当初は①の選択肢しかありませんでしたが、今はA証券にNISA口座を残したまま、新たにB証券でNISA口座を開設するという②の選択肢も可能です。ただし、同じ年に2つの金融機関のNISA口座を利用できるわけではなく、あくまでも年単位での変更になります。つまり、同じ年に稼働している(投資できる)口座は1つです。
➀と②はどう違うのでしょうか。
例えば、2019年から2023年までA証券のNISA口座で投資を行い、2024年からはB証券に変更したとします。
➀の場合、A証券のNISA口座は廃止となり、NISA口座は1つになります(B証券のみ)。

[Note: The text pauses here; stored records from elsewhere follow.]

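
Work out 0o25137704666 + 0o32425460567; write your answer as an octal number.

0o57565365455

Add column by column in base 8, right to left:
  6+7 = 5 carry 1
  6+6+1 = 5 carry 1
  6+5+1 = 4 carry 1
  4+0+1 = 5
  0+6 = 6
  7+4 = 3 carry 1
  7+5+1 = 5 carry 1
  3+2+1 = 6
  1+4 = 5
  5+2 = 7
  2+3 = 5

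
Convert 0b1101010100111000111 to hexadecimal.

Group the bits into nibbles: 0110 1010 1001 1100 0111 → 6A9C7.

0x6A9C7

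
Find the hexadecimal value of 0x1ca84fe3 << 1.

0x39509fc6

1 bits is not a whole number of base-16 digits; in binary: 11100101010000100111111100011 << 1 = 111001010100001001111111000110.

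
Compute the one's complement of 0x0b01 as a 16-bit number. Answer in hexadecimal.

0xf4fe

Each hex digit d becomes f−d:
  0→f, b→4, 0→f, 1→e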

②の場合、A証券のNISA口座は維持したまま、翌年からB証券のNISA口座の非課税枠を利用することになります。この際、A証券で保有している投信などをすぐに解約する必要はなく、そのまま非課税期間内(つみたてNISAは20年、一般NISAは5年)はそのNISA口座で運用を続けられます。その間に、株式や投信を解約した場合はもちろん非課税です。2つの金融機関にNISA口座を持つことにはなりますが、このケースでは2024年以降に投資できるのはB証券だけです。
●手続きは今NISA口座がある金融機関への連絡から
では、変更するにはどのような手続きをすればよいでしょうか。
金融機関を変更するには、いまNISA口座のある金融機関(このケースではA証券)に連絡をし、NISA口座を他の金融機関に変えたい旨を連絡します(ウェブ上で申し込む、コールセンターに電話する、対面で申し込むなど金融機関により異なります)。
A証券のNISA口座を廃止し、B証券のNISA口座を開設する場合は、非課税口座廃止届出書を提出し、「非課税口座廃止通知書」入手します。②A証券のNISA口座はそのまま残し、B証券にNISA口座を開設する場合には、A証券に「金融商品取引業者等変更届出書」を提出し、「勘定廃止通知書」を受け取ります。

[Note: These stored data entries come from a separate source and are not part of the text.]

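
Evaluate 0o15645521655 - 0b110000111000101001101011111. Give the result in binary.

0b1101000011110100101000001001110

0o15645521655 = 0b1101110100101101010001110101101 in binary.
Subtract column by column in base 2:
  1-1 → 0
  0-1 → 1 (borrow)
  1-1-1 → 1 (borrow)
  1-1-1 → 1 (borrow)
  0-1-1 → 0 (borrow)
  1-0-1 → 0
  0-1 → 1 (borrow)
  1-0-1 → 0
  1-1 → 0
  1-1 → 0
  0-0 → 0
  0-0 → 0
  0-1 → 1 (borrow)
  1-0-1 → 0
  0-1 → 1 (borrow)
  1-0-1 → 0
  0-0 → 0
  1-0 → 1
  1-1 → 0
  0-1 → 1 (borrow)
  1-1-1 → 1 (borrow)
  0-0-1 → 1 (borrow)
  0-0-1 → 1 (borrow)
  1-0-1 → 0
  0-0 → 0
  1-1 → 0
  1-1 → 0
  1-0 → 1
  0-0 → 0
  1-0 → 1
  1-0 → 1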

そして、新たにNISA口座を開設したい金融機関(B証券)にNISA口座の申込書類を請求し、A証券から受け取った「非課税口座廃止通知書」もしくは「勘定廃止通知書」と、「非課税口座開設届書」や本人確認書類と一緒に提出します。B証券と税務署の審査が完了すると、B証券にNISA口座ができます。
最後に、万一他の金融機関で受け取った「勘定廃止通知書または非課税口座廃止通知書」をなくしてしまった場合はどうしたらよいでしょうか。その場合には、再発行は可能ですので、再度A証券に発行してもらいましょう。また、「以前、頼まれてどこかの金融機関でNISA口座を開設した気がするが、どこだかわからなくなってしまった」などという方は稀だとは思いますが、自分がどの金融機関でNISA口座を開設しているかは税務署で確認できます。2023年5月からはe-Taxで確定申告をしている場合、e-Taxでも確認できるようになりました。